The anxiety that comes when I have misplaced my cellular device, call it from the land line, hear it and find the general area of the telephone, but am forced to call back three or four times to zero in on it. FAQ this sucks. It happened today and damn it, it was frustration magnified. Please.

When I am lost in the super market, anxiety shoots up bad. The family whistle does not work anymore because when she whistles back - I can't tell where the hell her whistle is coming from, and then there have been copy cat's thinking it's cute to whistle back. So I must stop.

A lack of Safety and Security. All rules, all scenario's, all balls to the wall, this is the area where I am most provoked and troubled by. I do not like at all not being able to be 100% cognizant of my entire area and or space when there is a part of my perception blacked out. This is something that requires a years long adjustment I would say, Because I am still adjusting. Even tonight. I have so tried to stop the quick glances over my shoulders. I have learned each of my hounds sleep breathing and snoring. I have learned to love the satellite door bell. The hounds have trained me to listen to their bark - I know when to go take a look. They have trained me well.

I continue to permit the "gawkers" to provoke anxiety in my Spirit's. It's no longer them who are curious and openly speak about the machine attached to the left side of my thick ass skull. Oh God, real quick like, my dearest Mom would often ask me this, "...when will you get this so-and-so through your thick ass head"...

...my Mommy Dearest, I do love you so much! Miss you too Ma!

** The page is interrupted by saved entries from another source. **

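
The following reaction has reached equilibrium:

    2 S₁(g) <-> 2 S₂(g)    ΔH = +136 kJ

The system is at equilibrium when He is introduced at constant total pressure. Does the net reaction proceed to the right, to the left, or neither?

Adding inert gas at constant total pressure expands the volume, scaling every reacting partial pressure by the same factor. Δn_gas = 2 − 2 = 0, so Q is unchanged — no shift.

no shift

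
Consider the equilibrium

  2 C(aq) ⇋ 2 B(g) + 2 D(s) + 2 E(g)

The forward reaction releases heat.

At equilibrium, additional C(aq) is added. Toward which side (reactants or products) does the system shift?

right

Adding C (aq), a reactant, drives the reaction to the right.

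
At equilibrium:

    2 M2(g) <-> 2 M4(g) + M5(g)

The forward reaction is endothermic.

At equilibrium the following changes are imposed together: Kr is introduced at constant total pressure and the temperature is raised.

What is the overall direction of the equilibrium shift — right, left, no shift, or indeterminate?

right

Adding inert gas at constant total pressure expands the volume and lowers every reacting partial pressure. With Δn_gas = 3 − 2 = +1, Q moves away from K toward the side with fewer gas moles, so the system shifts toward the side with more gas moles — to the right.
The forward reaction is endothermic. Raising T favours the endothermic direction — shift to the right.
All effects act in the same direction — net shift to the right.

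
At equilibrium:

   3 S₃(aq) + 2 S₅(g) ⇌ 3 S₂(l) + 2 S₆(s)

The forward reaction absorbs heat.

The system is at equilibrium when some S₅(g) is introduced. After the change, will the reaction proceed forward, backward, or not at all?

Adding S₅ (g), a reactant, drives the reaction to the right.

right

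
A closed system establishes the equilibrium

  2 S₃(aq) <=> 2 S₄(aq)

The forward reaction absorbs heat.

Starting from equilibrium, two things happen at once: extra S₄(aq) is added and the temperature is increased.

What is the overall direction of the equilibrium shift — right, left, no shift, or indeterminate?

cannot be determined

Adding S₄ (aq), a product, drives the reaction to the left.
The forward reaction is endothermic. Raising T favours the endothermic direction — shift to the right.
The individual effects push in opposite directions; without quantitative information the net direction cannot be determined.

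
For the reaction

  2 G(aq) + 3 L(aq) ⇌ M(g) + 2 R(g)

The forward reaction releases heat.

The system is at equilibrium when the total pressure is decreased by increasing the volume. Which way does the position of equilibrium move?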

But yes, it's the gawkers who make extra trips around an aisle to take another look. Or a fellow bus rider who can not take his eyes off of it or my face. Bless his heart, I decided Wednesday, afternoon to let the young fellows imagination think whatever it was he wanted it to. I laugh now. Then, I wasn't sure what his business was about. I introduced myself and informed the young man and the bus driver that this was a BAHA. It was as if they thought I had special powers or something because neither one stopped looking or stopped asking questions.

Anxiety's of being Single Side Deaf, and in my case HH, Hard of Hearing too. The right ear is Hard of Hearing. The same ear that requires time in the morning to wake up. It is this one that goes totally silent every once and again. The anxiety that comes from the task that talking becomes.

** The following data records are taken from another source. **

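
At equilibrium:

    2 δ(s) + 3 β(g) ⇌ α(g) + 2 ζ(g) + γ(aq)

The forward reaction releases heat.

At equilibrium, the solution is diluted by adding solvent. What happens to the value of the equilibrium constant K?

The equilibrium constant depends only on temperature. This perturbation may move the position of equilibrium, but since T is unchanged, K itself is unchanged.

unchanged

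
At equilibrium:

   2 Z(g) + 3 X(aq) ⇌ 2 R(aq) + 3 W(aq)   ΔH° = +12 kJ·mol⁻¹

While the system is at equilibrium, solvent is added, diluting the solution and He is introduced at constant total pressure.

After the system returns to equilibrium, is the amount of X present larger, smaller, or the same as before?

Dilution lowers every aqueous concentration by the same factor. Δn_aq = 5 − 3 = +2, so the system shifts toward the side with more dissolved moles — to the right.
Adding inert gas at constant total pressure expands the volume and lowers every reacting partial pressure. With Δn_gas = 0 − 2 = -2, Q moves away from K toward the side with fewer gas moles, so the system shifts toward the side with more gas moles — to the left.
The two effects oppose each other, so the net shift — and hence the change in X — cannot be determined from the given information.

cannot be determined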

Laying in bed and not being able to hear a telephone ring not two feet from my face. I have trained myself well to sleep on my right side because of the dozen surgeries here on the left side. So numerous they were that my sleeping patterns were changed. I am slowly teaching myself to sleep on my left deaf side again - it is something I must do with a purpose because I want to hear and listen as hard as I may to be the guard dog. Please, when I head off to sleep the only sounds I hear are them in my ears and or the abutment and implant brushing up against the Scooby-Doo pillow sleeve. Oh yes, the implant is like a nerve - when it is touched or brushed up against something I hear it in my right hard of hearing ear.

Anxiety becomes a way of life. With our own language. Anxiety's of being Single Side Deaf.